Jesse Jarnow

manual for the robots.

It’s not really a consolation, but I am glad that I never dislodged the teetering stack of favorite CDs from the top of the stereo. The sudden death of my iPod (as opposed to probable theft by a lesbian stripper) will at least give me a chance to reacquaint myself with the quaint fetish objects, such as the Automatic For the People disc I accidentally got blood on when I didn’t realize my finger was bleeding one late night in high school (still there on the surface, a brown-red smudge atop the timing of “Monty Got A Raw Deal”)…

have read/will read dept.

o BB recently gave props to Tom Stites’ critique of American media. It’s a spot-on, if depressing, assessment. Tom also happens to be my pal Bill‘s dad, and a rad dude. He also drove Bill & me to our first Phish show (and, to his credit, got it completely).
o Okay, okay, there’s nothing new here, but this Elizabeth Drew’s piece in the New York Review of Books, “Power Grab,” is one of the more fundamental indictments of the Bush administration I’ve read, tracing how they methodically redefined the Executive Branch. (Thanks, Rich.)
o Admittedly, I haven’t gone through the full list yet, but — in “The Big Here” — Kevin Kelly offers 30 questions to help you center your ass.
o Paper Thin Walls, another new music site, launched this week with their reader-driven music blog, Bullhorn.
o The alluring, stock footage-assembled coming attraction for the work-in-progress Os Mutantes documentary, Bread and Circuses. (Thanks, Ari.)

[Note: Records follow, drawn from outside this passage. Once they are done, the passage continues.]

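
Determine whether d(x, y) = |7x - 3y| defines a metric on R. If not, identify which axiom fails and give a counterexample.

No. d fails symmetry: d(9, 5) = |7·9 - 3·5| = |48| = 48, but d(5, 9) = |7·5 - 3·9| = |8| = 8. Since 48 ≠ 8, d(x,y) ≠ d(y,x) in general.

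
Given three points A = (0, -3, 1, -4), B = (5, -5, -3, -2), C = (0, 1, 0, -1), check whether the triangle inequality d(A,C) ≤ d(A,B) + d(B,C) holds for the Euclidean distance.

d(A,B) = √(5² + 2² + 4² + 2²) = √49 = 7, d(B,C) = √(5² + 6² + 3² + 1²) = √71 ≈ 8.4261, d(A,C) = √(0² + 4² + 1² + 3²) = √26 ≈ 5.099.
d(A,C) ≈ 5.099 ≤ 7 + 8.4261 = 15.4261. Triangle inequality is satisfied.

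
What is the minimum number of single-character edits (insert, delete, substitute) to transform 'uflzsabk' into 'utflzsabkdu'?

Let D[i][j] be the edit distance between the first i characters of 'uflzsabk' and the first j characters of 'utflzsabkdu', with D[i][0] = i, D[0][j] = j, and D[i][j] = D[i-1][j-1] if the characters match, else 1 + min(D[i-1][j], D[i][j-1], D[i-1][j-1]). Filling the table (rows: prefixes of 'uflzsabk', columns: prefixes of 'utflzsabkdu'):
     ε  u  t  f  l  z  s  a  b  k  d  u
  ε  0  1  2  3  4  5  6  7  8  9 10 11
  u  1  0  1  2  3  4  5  6  7  8  9 10
  f  2  1  1  1  2  3  4  5  6  7  8  9
  l  3  2  2  2  1  2  3  4  5  6  7  8
  z  4  3  3  3  2  1  2  3  4  5  6  7
  s  5  4  4  4  3  2  1  2  3  4  5  6
  a  6  5  5  5  4  3  2  1  2  3  4  5
  b  7  6  6  6  5  4  3  2  1  2  3  4
  k  8  7  7  7  6  5  4  3  2  1  2  3
The bottom-right entry gives D[8][11] = 3, so no sequence of fewer than 3 edits works. Backtracking through the table gives one optimal edit sequence (3 edits):
  uflzsabk → utflzsabk (ins t @2)
  utflzsabk → utflzsabkd (ins d @10)
  utflzsabkd → utflzsabkdu (ins u @11)
Edit distance = 3.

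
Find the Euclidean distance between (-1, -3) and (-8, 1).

√(Σ(x_i - y_i)²) = √((-1 - (-8))² + (-3 - 1)²)
= √(7² + (-4)²) = √(49 + 16) = √65 ≈ 8.0623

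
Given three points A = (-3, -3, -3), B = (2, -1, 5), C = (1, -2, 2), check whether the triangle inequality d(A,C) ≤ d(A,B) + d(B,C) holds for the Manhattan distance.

d(A,B) = 5 + 2 + 8 = 15, d(B,C) = 1 + 1 + 3 = 5, d(A,C) = 4 + 1 + 5 = 10.
d(A,C) = 10 ≤ 15 + 5 = 20. Triangle inequality is satisfied.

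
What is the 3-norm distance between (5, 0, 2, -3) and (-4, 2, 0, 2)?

(Σ|x_i - y_i|^3)^(1/3) = (|5 - (-4)|^3 + |0 - 2|^3 + |2 - 0|^3 + |-3 - 2|^3)^(1/3)
= (9^3 + 2^3 + 2^3 + 5^3)^(1/3) = (729 + 8 + 8 + 125)^(1/3) = (870)^(1/3) ≈ 9.5464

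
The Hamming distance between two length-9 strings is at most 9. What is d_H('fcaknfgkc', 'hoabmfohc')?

Differing positions: 1, 2, 4, 5, 7, 8. Hamming distance = 6. The maximum possible Hamming distance for length-9 strings is 9, so d_H/9 = 6/9 ≈ 0.6667.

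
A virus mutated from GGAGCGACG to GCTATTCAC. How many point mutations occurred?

Differing positions: 2, 3, 4, 5, 6, 7, 8, 9. Hamming distance = 8.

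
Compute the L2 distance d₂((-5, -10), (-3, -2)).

√(Σ(x_i - y_i)²) = √((-5 - (-3))² + (-10 - (-2))²)
= √((-2)² + (-8)²) = √(4 + 64) = √68 ≈ 8.2462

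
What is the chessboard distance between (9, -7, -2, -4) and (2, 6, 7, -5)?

max(|x_i - y_i|) = max(|9 - 2|, |-7 - 6|, |-2 - 7|, |-4 - (-5)|) = max(7, 13, 9, 1) = 13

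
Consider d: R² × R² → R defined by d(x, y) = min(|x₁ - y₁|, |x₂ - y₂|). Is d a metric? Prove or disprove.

No. d fails identity of indiscernibles: take x = (3, 0) and y = (3, 1). Then d(x,y) = min(|3 - 3|, |0 - 1|) = min(0, 1) = 0, yet x ≠ y.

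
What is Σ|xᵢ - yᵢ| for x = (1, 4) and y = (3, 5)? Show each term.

Σ|x_i - y_i| = |1 - 3| + |4 - 5| = 2 + 1 = 3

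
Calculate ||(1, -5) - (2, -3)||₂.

√(Σ(x_i - y_i)²) = √((1 - 2)² + (-5 - (-3))²)
= √((-1)² + (-2)²) = √(1 + 4) = √5 ≈ 2.2361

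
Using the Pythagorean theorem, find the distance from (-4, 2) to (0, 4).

√(Σ(x_i - y_i)²) = √((-4 - 0)² + (2 - 4)²)
= √((-4)² + (-2)²) = √(16 + 4) = √20 ≈ 4.4721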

charles manson sings (greatest misses #3)

This got recently excised from a magazine because the editor (as I interpret it) didn’t want to be responsible for the residual spreading of Manson’s bad juju. Here ’tis.

CHARLES MANSON
Sings
[ESP] 3 stars

Original freak-folker shows ’em how it’s done.

Though the Beach Boys covered one of his songs, and Neil Young lobbied for him to be signed, it was simply not to be for a struggling L.A. singer-songwriter named Charlie Manson. Instead, he earned himself a cult following significantly different than most of his acoustic-slinging brethren. Recorded in September 1967, six months after Manson’s previous release from prison and two years before the killings that brought him to notoriety, Manson set down two-dozen of his original compositions. Considered in the wake of Devendra Banhart and others ragged folk-psych revivalists, Charles Manson’s music — originally issued during his 1970 trial — is quite listenable. “Arkansas” is dotted with weirdly barbed guitars, off-kilter harmonies, and hippie agrarianism, while one can hear what appealed to the Beach Boys about the rising chorus of “Cease to Exist” (effectively repurposed by them into 20/20‘s “Never Learn Not To Love”). Too bad he didn’t get signed. Banhart might’ve rediscovered him.

the light of l.a.

If Neutral Milk Hotel’s In the Aeroplane Over the Sea is an album that has inextricably bound me to a group of friends, then Lawrence Weschler’s Mr. Wilson’s Cabinet of Wonders is its literary equivalent. The book, as well as David Wilson’s Museum of Jurassic Technology in Los Angeles, which it is about, have been the root of a half-dozen convergences in my life — doubly strange, given the importance of the word “convergence” in Weschler’s vocabulary.

In 2004, Weschler — a former New Yorker correspondent — published Vermeer in Bosnia, an eclectic collection featuring pieces about the director Roman Polanski, artist David Hockney, Shakespeare, war trials, and many other topics. Several of the pieces focus on Los Angeles, including a beautiful, brilliant entry called “The Light of L.A.” In it, he surveys filmmakers, artists, scientists, and poets, synthesizing it all into non-fiction transcendence.

Weschler has just learned of “airlight,” a scientific term describing the interference between one’s eye and the mountains beyond, when there seem to be “a billion tiny suns between you and the thing you’re trying to see.”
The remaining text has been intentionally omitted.